Stricter Contributions and Support for Domestic Programming
The updated framework requires streaming companies to allocate a larger share of their revenues to bolster Canadian content. Under the new rules, companies generating over $100 million in Canadian revenue must now invest 25 per cent of that income into supporting both Canadian and Indigenous programming. This change is designed to ease the financial burden on domestic broadcasters, whose previous obligations ranged from 30 to 45 per cent. For medium-sized broadcasters with revenues between $25 million and $100 million, the same 25 per cent contribution applies, but with greater flexibility in how these funds can be utilised.
This initiative follows the enactment of the Online Streaming Act three years ago, a move intended to adapt Canadian broadcasting laws to the realities of the digital age. The CRTC’s latest decisions stem from mounting pressure from Canadian entertainment stakeholders, who have long advocated for updated regulations that reflect the evolving media landscape.
Resistance from Streaming Giants and Potential Trade Implications
Despite the CRTC’s objectives, the new regulations have drawn considerable criticism from streaming services, particularly those dominated by American companies. Industry representatives argue that these financial obligations and content promotion quotas could jeopardise their existing investments in the Canadian market. Concerns have been raised regarding potential retaliatory measures from the U.S. government, particularly following the introduction of a bill by Republican Representative Lloyd Smucker, which seeks to scrutinise the Online Streaming Act for possible discrimination against American firms.
When pressed about the potential impact of these regulations on trade discussions, Scott Shortliffe, CRTC’s vice-president of broadcasting, maintained that the commission’s primary focus is on upholding Canadian law, leaving trade negotiations to other entities.
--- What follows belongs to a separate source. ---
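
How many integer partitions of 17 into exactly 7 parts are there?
p(17, 7 parts) = 38

Partitions of n into exactly k parts are in bijection with partitions of n − k into at most k parts (subtract 1 from each part). So p(17, exactly 7) = p(10, parts ≤ 7). Computing via the recurrence p(m, j) = p(m, j−1) + p(m−j, j) gives 38.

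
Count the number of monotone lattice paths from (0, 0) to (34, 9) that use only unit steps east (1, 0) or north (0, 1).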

He affirmed that the CRTC expects compliance from streaming companies, although the possibility of legal challenges remains open.
Enhanced Visibility for Canadian Content
In addition to financial contributions, the CRTC’s new rules place an emphasis on the visibility of Canadian content on streaming platforms. While traditional broadcasting regulations have historically required a specific percentage of Canadian content—such as mandating that 35 per cent of music on radio stations be Canadian—the updated guidelines for streamers are more flexible. Rather than enforcing strict quotas, the CRTC directs streaming services to ensure that Canadian content is prominently displayed across their platforms, such as through landing pages and playlists.
This approach aims to integrate Canadian content more holistically into the user experience, rather than confining it to niche channels. Streaming services are also tasked with measuring how prominently they present Canadian content and the level of audience engagement it garners, utilising standardised metrics where feasible.
Why it Matters
These regulatory changes mark a pivotal step in the ongoing effort to secure the future of Canadian content in an increasingly digital world. By compelling streaming services to invest more heavily in local programming and ensuring that Canadian content is easily accessible, the CRTC aims to nurture a vibrant cultural landscape. This initiative not only supports artists and creators but also fosters a sense of national identity in an era where global content often dominates. The implications of these policies will be closely watched, as they could reshape the relationship between Canadian and international media companies, ultimately influencing the future of broadcasting in Canada.